Remember, a triangle defines a plane, and we used *two* triangles to define each grid cell in our terrain. So we need to know which triangle our point falls on.

This is why we wanted our diagonals to both face the same way, and also why we wanted them facing the way they do. If the fractional distance along either the x or y axis is greater than halfway (0.5 in our model coordinates), then we are on the upper-right triangle. The inverse is also true; if both coordinates are less than halfway, we’re in the lower left triangle. Any coordinate falling on line between the two triangles is shared by both.
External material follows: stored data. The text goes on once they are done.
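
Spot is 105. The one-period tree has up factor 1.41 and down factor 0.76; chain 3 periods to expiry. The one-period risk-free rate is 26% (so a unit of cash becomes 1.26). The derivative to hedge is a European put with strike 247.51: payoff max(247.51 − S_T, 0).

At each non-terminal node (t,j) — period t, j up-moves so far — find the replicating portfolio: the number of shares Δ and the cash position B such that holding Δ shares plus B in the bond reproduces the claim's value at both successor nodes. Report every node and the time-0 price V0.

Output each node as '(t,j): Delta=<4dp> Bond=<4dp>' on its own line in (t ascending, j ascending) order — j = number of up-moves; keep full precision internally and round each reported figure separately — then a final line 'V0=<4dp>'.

(0,0): Delta=-0.7443 Bond=107.5357
(1,0): Delta=-1.0000 Bond=155.9020
(1,1): Delta=-0.7029 Bond=129.3728
(2,0): Delta=-1.0000 Bond=196.4365
(2,1): Delta=-1.0000 Bond=196.4365
(2,2): Delta=-0.6549 Bond=152.9818
V0=29.3870

No-arbitrage ⇒ martingale measure with p* = (R−d)/(u−d) = 0.7692.
Terminal payoffs: V(3,0)=201.4175, V(3,1)=161.9963, V(3,2)=88.8596, V(3,3)=0.0000
(2,0): S=60.6480. Δ = (V_up−V_dn)/(S_up−S_dn) = (161.9963−201.4175)/(85.5137−46.0925) = -1.0000. V = [p*·161.9963 + (1−p*)·201.4175]/1.26 = 135.7885. B = V − Δ·S = 196.4365.
(2,1): S=112.5180. Δ = (V_up−V_dn)/(S_up−S_dn) = (88.8596−161.9963)/(158.6504−85.5137) = -1.0000. V = [p*·88.8596 + (1−p*)·161.9963]/1.26 = 83.9185. B = V − Δ·S = 196.4365.
(2,2): S=208.7505. Δ = (V_up−V_dn)/(S_up−S_dn) = (0.0000−88.8596)/(294.3382−158.6504) = -0.6549. V = [p*·0.0000 + (1−p*)·88.8596]/1.26 = 16.2747. B = V − Δ·S = 152.9818.
(1,0): S=79.8000. Δ = (V_up−V_dn)/(S_up−S_dn) = (83.9185−135.7885)/(112.5180−60.6480) = -1.0000. V = [p*·83.9185 + (1−p*)·135.7885]/1.26 = 76.1020. B = V − Δ·S = 155.9020.
(1,1): S=148.0500. Δ = (V_up−V_dn)/(S_up−S_dn) = (16.2747−83.9185)/(208.7505−112.5180) = -0.7029. V = [p*·16.2747 + (1−p*)·83.9185]/1.26 = 25.3054. B = V − Δ·S = 129.3728.
(0,0): S=105.0000. Δ = (V_up−V_dn)/(S_up−S_dn) = (25.3054−76.1020)/(148.0500−79.8000) = -0.7443. V = [p*·25.3054 + (1−p*)·76.1020]/1.26 = 29.3870. B = V − Δ·S = 107.5357.
The time-0 hedge costs 29.3870, which is the no-arbitrage price.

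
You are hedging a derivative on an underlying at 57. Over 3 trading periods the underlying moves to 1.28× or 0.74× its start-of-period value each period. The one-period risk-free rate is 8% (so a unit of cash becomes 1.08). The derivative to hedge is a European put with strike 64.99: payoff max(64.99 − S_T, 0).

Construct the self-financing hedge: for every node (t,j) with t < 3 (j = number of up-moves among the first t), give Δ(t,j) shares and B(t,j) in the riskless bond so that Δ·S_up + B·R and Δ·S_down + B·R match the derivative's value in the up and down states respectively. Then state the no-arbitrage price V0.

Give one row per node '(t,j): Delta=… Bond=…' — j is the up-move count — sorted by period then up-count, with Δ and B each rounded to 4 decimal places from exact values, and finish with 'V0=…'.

(0,0): Delta=-0.3897 Bond=29.0495
(1,0): Delta=-0.8946 Bond=52.6724
(1,1): Delta=-0.2179 Bond=18.8447
(2,0): Delta=-1.0000 Bond=60.1759
(2,1): Delta=-0.8588 Bond=54.9511
(2,2): Delta=0.0000 Bond=0.0000
V0=6.8394

Risk-neutral probability p* = (R−d)/(u−d) = (1.08−0.74)/(1.28−0.74) = 0.6296.
Terminal values V(3,·): V(3,0)=41.8922, V(3,1)=25.0371, V(3,2)=0.0000, V(3,3)=0.0000
  t=2,j=0: stock 31.2132 → up 39.9529 (V=25.0371), down 23.0978 (V=41.8922). Price 28.9627; hedge Δ=-1.0000, bond B=60.1759.
  t=2,j=1: stock 53.9904 → up 69.1077 (V=0.0000), down 39.9529 (V=25.0371). Price 8.5861; hedge Δ=-0.8588, bond B=54.9511.
  t=2,j=2: stock 93.3888 → up 119.5377 (V=0.0000), down 69.1077 (V=0.0000). Price 0.0000; hedge Δ=0.0000, bond B=0.0000.
  t=1,j=0: stock 42.1800 → up 53.9904 (V=8.5861), down 31.2132 (V=28.9627). Price 14.9380; hedge Δ=-0.8946, bond B=52.6724.
  t=1,j=1: stock 72.9600 → up 93.3888 (V=0.0000), down 53.9904 (V=8.5861). Price 2.9445; hedge Δ=-0.2179, bond B=18.8447.
  t=0,j=0: stock 57.0000 → up 72.9600 (V=2.9445), down 42.1800 (V=14.9380). Price 6.8394; hedge Δ=-0.3897, bond B=29.0495.
Check: Δ(0,0)·S0 + B(0,0) = 6.8394 = V0.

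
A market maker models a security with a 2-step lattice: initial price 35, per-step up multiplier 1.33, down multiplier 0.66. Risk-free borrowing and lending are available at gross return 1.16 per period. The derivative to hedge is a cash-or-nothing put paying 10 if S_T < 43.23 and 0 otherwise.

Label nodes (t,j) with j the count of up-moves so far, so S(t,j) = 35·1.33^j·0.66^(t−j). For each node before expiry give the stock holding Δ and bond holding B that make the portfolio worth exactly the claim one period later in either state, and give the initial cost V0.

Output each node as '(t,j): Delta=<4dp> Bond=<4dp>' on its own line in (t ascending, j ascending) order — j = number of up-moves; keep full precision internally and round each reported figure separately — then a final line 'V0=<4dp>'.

Since d<R<u, set p* = (R−d)/(u−d) = 0.7463; price each node as the discounted p*-expectation of its children.
Terminal values V(2,·): V(2,0)=10.0000, V(2,1)=10.0000, V(2,2)=0.0000
Node (1,0) S=23.1000: V=(p*·10.0000+(1−p*)·10.0000)/1.16=8.6207; Δ=(10.0000−10.0000)/(30.7230−15.2460)=0.0000; B=V−Δ·S=8.6207
Node (1,1) S=46.5500: V=(p*·0.0000+(1−p*)·10.0000)/1.16=2.1873; Δ=(0.0000−10.0000)/(61.9115−30.7230)=-0.3206; B=V−Δ·S=17.1127
Node (0,0) S=35.0000: V=(p*·2.1873+(1−p*)·8.6207)/1.16=3.2928; Δ=(2.1873−8.6207)/(46.5500−23.1000)=-0.2743; B=V−Δ·S=12.8948
The time-0 hedge costs 3.2928, which is the no-arbitrage price.

(0,0): Delta=-0.2743 Bond=12.8948
(1,0): Delta=0.0000 Bond=8.6207
(1,1): Delta=-0.3206 Bond=17.1127
V0=3.2928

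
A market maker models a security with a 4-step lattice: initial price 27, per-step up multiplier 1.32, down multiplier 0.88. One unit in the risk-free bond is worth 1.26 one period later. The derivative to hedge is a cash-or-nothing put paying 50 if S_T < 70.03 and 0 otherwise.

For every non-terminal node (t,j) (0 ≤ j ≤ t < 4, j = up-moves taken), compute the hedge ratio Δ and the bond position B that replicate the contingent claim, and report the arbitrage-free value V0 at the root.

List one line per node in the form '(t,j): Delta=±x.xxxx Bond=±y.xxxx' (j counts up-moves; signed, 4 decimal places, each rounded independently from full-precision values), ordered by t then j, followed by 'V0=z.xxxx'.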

Let’s return to our `Terrain.GetHeightAt()`

method, and start refactoring it. First, we’ll want to change our out-of-bounds test to be slightly more exclusive, as we’ll be getting both the height values at both the lower-left corner (tx, ty) and the upper-right corner (tx + 1, ty + 1):

```
if (tx < 0 || ty < 0 || tx > width - 2 || ty > height - 2) return 0;
```

We can then delete the line `return heights[(int)tx, (int)ty];`

, and replace it with our test to determine which triangle we are in:

```
// Determine which triangle our coordinate is in
if(tx - (int)tx < 0.5 && ty - (int)ty < 0.5)
{
// In the lower-left triangle
}
else
{
// In the upper-right triangle
}
```

Let’s finish the lower-left triangle case first. We’ll start with the height at (tx, ty), and add the amount of change along the x-axis as we approach (tx + 1, ty), and the amount of change along the y-axis as we approach (tx, ty + 1).

```
// In the lower-left triangle
float xFraction = tx - (int)tx;
float yFraction = ty - (int)ty;
float xDifference = heights[(int)tx + 1, (int)ty] - heights[(int)tx, (int)ty];
float yDifference = heights[(int)tx, (int)ty + 1] - heights[(int)tx, (int)ty];
return heights[(int)tx, (int)ty]
+ xFraction * xDifference
+ yFraction * yDifference;
```

The upper-right triangle is similar, only we’ll start with the height at (tx + 1, ty + 1) and subtract the amount of change along the x-axis as we approach (tx, ty + 1), and the amount of change along the y-axis as we approach (tx + 1, ty).

```
// In the upper-right triangle
float xFraction = (int)tx + 1 - tx;
float yFraction = (int)ty + 1 - ty;
float xDifference = heights[(int)tx + 1, (int)ty + 1] - heights[(int)tx, (int)ty + 1];
float yDifference = heights[(int)tx + 1, (int)ty + 1] - heights[(int)tx + 1, (int)ty];
return heights[(int)tx + 1, (int)ty + 1]
- xFraction * xDifference
- yFraction * yDifference;
```

Now if you run your code, your camera should smootly glide over the terrain!

This `GetHeightAt()`

method can be used for other purposes as well. For example, we could scatter instances of the crates we developed previously across the terrain, using it to determine what thier Y-position should be.